As páginas restantes da cuidadosa edição brasileira, assim como de todas as subsequentes à original, são dedicadas a comentários sobre as figuras. Aí reside uma perigosa faca de dois gumes.
O texto é inundado por citações. Por um lado, ganha o leitor uma boa idéia da multiplicidade de leituras possíveis. Por outro, fica evidente o maior problema dos textos sobre alquimia: cada um vê o que quer no emaranhado de signos descritos.
Foi assim com cientistas, como Isaac Newton, psicólogos, como Carl Jung, e artistas, como William Blake.

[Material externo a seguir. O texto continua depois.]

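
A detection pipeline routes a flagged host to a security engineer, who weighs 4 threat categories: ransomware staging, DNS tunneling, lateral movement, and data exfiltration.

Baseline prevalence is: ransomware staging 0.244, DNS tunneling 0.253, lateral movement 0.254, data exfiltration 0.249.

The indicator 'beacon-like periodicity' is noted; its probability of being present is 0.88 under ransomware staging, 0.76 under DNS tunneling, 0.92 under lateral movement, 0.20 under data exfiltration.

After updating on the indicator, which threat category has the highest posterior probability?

By Bayes' rule, the unnormalized weight for each hypothesis is prior × likelihood:
  ransomware staging: 0.244 × 0.88 = 0.21472
  DNS tunneling: 0.253 × 0.76 = 0.19228
  lateral movement: 0.254 × 0.92 = 0.23368
  data exfiltration: 0.249 × 0.20 = 0.0498
Normalizing constant Z = 0.21472 + 0.19228 + 0.23368 + 0.0498 = 0.69048.
P(ransomware staging | evidence) ≈ 0.21472 / 0.69048 ≈ 0.311
P(DNS tunneling | evidence) ≈ 0.19228 / 0.69048 ≈ 0.278
P(lateral movement | evidence) ≈ 0.23368 / 0.69048 ≈ 0.338
P(data exfiltration | evidence) ≈ 0.0498 / 0.69048 ≈ 0.072
The largest is 0.338, so lateral movement is most probable.

lateral movement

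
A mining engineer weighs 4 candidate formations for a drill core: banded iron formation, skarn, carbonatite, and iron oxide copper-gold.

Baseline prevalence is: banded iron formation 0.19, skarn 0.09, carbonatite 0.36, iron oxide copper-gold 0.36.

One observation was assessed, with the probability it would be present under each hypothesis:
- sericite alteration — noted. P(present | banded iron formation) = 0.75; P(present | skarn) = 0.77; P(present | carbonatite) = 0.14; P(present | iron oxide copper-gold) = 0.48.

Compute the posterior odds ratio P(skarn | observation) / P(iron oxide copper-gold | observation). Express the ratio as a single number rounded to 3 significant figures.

0.401

The normalizing constant cancels in an odds ratio, so compute prior × likelihood for the two hypotheses only:
  skarn: 0.09 × 0.77 = 0.0693
  iron oxide copper-gold: 0.36 × 0.48 = 0.1728
Odds(skarn : iron oxide copper-gold) = 0.0693 / 0.1728 ≈ 0.401.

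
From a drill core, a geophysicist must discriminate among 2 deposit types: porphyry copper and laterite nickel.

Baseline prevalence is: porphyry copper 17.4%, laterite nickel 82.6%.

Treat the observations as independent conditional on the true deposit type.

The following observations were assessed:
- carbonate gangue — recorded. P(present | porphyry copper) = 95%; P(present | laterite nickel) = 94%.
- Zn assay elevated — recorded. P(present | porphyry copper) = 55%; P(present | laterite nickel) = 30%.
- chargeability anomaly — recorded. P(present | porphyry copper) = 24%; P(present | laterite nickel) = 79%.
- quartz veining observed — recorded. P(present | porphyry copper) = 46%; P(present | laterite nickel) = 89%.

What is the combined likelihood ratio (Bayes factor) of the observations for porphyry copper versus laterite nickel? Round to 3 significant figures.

0.291

The Bayes factor is the ratio of the joint likelihoods of the evidence pattern under the two hypotheses.
  porphyry copper: 0.95 × 0.55 × 0.24 × 0.46 = 0.057684
  laterite nickel: 0.94 × 0.30 × 0.79 × 0.89 = 0.19827
Bayes factor = 0.057684 / 0.19827 ≈ 0.291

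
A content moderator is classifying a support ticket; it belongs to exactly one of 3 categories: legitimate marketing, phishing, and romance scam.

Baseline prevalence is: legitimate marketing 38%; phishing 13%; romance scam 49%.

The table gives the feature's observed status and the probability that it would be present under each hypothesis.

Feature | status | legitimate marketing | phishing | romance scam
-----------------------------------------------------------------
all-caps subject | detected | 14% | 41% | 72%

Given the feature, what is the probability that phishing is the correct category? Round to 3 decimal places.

0.116

By Bayes' rule, the unnormalized weight for each hypothesis is prior × likelihood:
  legitimate marketing: 0.38 × 0.14 = 0.0532
  phishing: 0.13 × 0.41 = 0.0533
  romance scam: 0.49 × 0.72 = 0.3528
The unnormalized weights sum to 0.4593.
P(phishing | evidence) = 0.0533 / 0.4593 ≈ 0.116.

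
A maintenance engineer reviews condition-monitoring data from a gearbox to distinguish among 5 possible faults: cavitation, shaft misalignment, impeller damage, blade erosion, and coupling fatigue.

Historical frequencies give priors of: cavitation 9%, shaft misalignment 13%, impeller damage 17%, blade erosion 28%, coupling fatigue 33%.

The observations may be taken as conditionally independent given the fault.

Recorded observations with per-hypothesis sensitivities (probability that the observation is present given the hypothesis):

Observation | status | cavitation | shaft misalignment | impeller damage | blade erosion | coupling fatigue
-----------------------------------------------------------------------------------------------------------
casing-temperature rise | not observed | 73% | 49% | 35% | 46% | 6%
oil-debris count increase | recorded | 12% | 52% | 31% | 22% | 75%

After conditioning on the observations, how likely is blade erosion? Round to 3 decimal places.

0.099

Multiply each prior by the joint likelihood of the evidence pattern (using 1 − P(present | H) for each absent observation):
  cavitation: 0.09 × (1 − 0.73) × 0.12 = 0.002916
  shaft misalignment: 0.13 × (1 − 0.49) × 0.52 = 0.034476
  impeller damage: 0.17 × (1 − 0.35) × 0.31 = 0.034255
  blade erosion: 0.28 × (1 − 0.46) × 0.22 = 0.033264
  coupling fatigue: 0.33 × (1 − 0.06) × 0.75 = 0.23265
Marginal likelihood of the evidence = 0.33756.
P(blade erosion | evidence) = 0.033264 / 0.33756 ≈ 0.099.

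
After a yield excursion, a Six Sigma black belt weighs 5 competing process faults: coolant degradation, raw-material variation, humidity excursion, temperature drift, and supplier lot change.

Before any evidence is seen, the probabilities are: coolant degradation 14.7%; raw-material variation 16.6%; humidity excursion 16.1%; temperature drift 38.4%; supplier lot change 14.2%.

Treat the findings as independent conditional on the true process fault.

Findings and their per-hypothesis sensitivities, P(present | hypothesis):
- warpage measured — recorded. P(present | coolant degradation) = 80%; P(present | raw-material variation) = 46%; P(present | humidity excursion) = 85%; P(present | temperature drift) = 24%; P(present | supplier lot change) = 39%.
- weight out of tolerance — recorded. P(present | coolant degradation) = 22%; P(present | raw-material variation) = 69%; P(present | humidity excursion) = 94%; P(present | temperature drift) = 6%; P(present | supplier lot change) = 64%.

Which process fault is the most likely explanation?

Multiply each prior by the joint likelihood of the evidence pattern:
  coolant degradation: 0.147 × 0.80 × 0.22 = 0.025872
  raw-material variation: 0.166 × 0.46 × 0.69 = 0.052688
  humidity excursion: 0.161 × 0.85 × 0.94 = 0.12864
  temperature drift: 0.384 × 0.24 × 0.06 = 0.0055296
  supplier lot change: 0.142 × 0.39 × 0.64 = 0.035443
Marginal likelihood of the evidence = 0.24817.
P(coolant degradation | evidence) ≈ 0.025872 / 0.24817 ≈ 0.104
P(raw-material variation | evidence) ≈ 0.052688 / 0.24817 ≈ 0.212
P(humidity excursion | evidence) ≈ 0.12864 / 0.24817 ≈ 0.518
P(temperature drift | evidence) ≈ 0.0055296 / 0.24817 ≈ 0.022
P(supplier lot change | evidence) ≈ 0.035443 / 0.24817 ≈ 0.143
The largest is 0.518, so humidity excursion is most probable.

humidity excursion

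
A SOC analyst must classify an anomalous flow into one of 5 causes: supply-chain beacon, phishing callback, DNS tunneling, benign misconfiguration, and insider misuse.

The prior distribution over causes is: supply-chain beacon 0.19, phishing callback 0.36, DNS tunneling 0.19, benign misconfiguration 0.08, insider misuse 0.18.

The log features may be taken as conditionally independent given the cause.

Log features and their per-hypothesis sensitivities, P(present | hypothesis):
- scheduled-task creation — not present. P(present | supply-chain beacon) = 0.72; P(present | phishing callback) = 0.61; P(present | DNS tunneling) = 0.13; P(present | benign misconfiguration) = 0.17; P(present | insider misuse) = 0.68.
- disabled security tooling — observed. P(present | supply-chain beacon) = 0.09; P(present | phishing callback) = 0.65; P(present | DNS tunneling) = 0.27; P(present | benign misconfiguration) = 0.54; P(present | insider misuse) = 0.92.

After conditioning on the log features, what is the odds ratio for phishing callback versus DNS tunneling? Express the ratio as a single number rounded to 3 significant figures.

The normalizing constant cancels in an odds ratio, so compute prior × likelihood for the two hypotheses only (using 1 − P(present | H) for each absent log feature):
  phishing callback: 0.36 × (1 − 0.61) × 0.65 = 0.09126
  DNS tunneling: 0.19 × (1 − 0.13) × 0.27 = 0.044631
Posterior odds = 0.09126 / 0.044631 ≈ 2.04.

2.04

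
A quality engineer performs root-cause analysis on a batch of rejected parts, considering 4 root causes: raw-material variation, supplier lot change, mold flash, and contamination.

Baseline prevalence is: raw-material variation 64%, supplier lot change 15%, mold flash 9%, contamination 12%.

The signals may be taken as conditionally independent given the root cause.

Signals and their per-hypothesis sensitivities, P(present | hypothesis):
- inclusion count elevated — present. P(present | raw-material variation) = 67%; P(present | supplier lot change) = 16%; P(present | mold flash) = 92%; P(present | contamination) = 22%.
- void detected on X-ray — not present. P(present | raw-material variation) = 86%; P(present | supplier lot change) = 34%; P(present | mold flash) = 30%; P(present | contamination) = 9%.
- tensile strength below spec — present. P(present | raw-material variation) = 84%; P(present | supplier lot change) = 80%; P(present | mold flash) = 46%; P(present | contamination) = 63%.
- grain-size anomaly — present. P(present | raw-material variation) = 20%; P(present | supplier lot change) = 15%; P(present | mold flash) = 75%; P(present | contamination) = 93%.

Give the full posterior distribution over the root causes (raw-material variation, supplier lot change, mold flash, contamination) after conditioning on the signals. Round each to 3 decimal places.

Multiply each prior by the joint likelihood of the signal pattern (using 1 − P(present | H) for each absent signal):
  raw-material variation: 0.64 × 0.67 × (1 − 0.86) × 0.84 × 0.20 = 0.010085
  supplier lot change: 0.15 × 0.16 × (1 − 0.34) × 0.80 × 0.15 = 0.0019008
  mold flash: 0.09 × 0.92 × (1 − 0.30) × 0.46 × 0.75 = 0.019996
  contamination: 0.12 × 0.22 × (1 − 0.09) × 0.63 × 0.93 = 0.014076
Marginal likelihood of the evidence = 0.046058.
P(raw-material variation | evidence) = 0.010085 / 0.046058 ≈ 0.219
P(supplier lot change | evidence) = 0.0019008 / 0.046058 ≈ 0.041
P(mold flash | evidence) = 0.019996 / 0.046058 ≈ 0.434
P(contamination | evidence) = 0.014076 / 0.046058 ≈ 0.306

0.219, 0.041, 0.434, 0.306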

Codificada na China e no Egito Antigo, a alquimia em princípio se propunha a interligar a linguagem dos homens com a dos deuses. Na civilização árabe, ganhou status de ciência operativa -a elevação da alma simbolizada pela transmutação de metais vis em ouro virou realidade de laboratório.
Com esse espírito, ela chegou à Europa Ocidental no século 12 -quando foi transcrito o texto egípcio "Tábua da Esmeralda", de Hermes Trismegisto, sacerdote que supostamente encarnava o deus Thot.
O século 17 presenciou o auge da publicação de textos sobre o tema, a maioria sobre a transmutação de metais. Daí ser comum considerar a alquimia apenas uma simples pré-química.
Nesse contexto surgiu o "Mutus Liber". Àqueles que buscavam ouro, as imagens traziam indicações precisas -como fez o francês Armand Barbault na década de 60. Aos que buscavam autoconhecimento, dados tão ou mais seguros.
O problema é decifrar os signos. Trabalho dificultado nessa edição nacional, uma vez que o autor não só interpreta, como, num tom cheio de reverência, descreve como outros intrépidos tradutores chegaram a suas conclusões. Com isso, a vocação do livro, de transmitir conhecimento por meio do silêncio, perde-se num mar de hipóteses e divagações.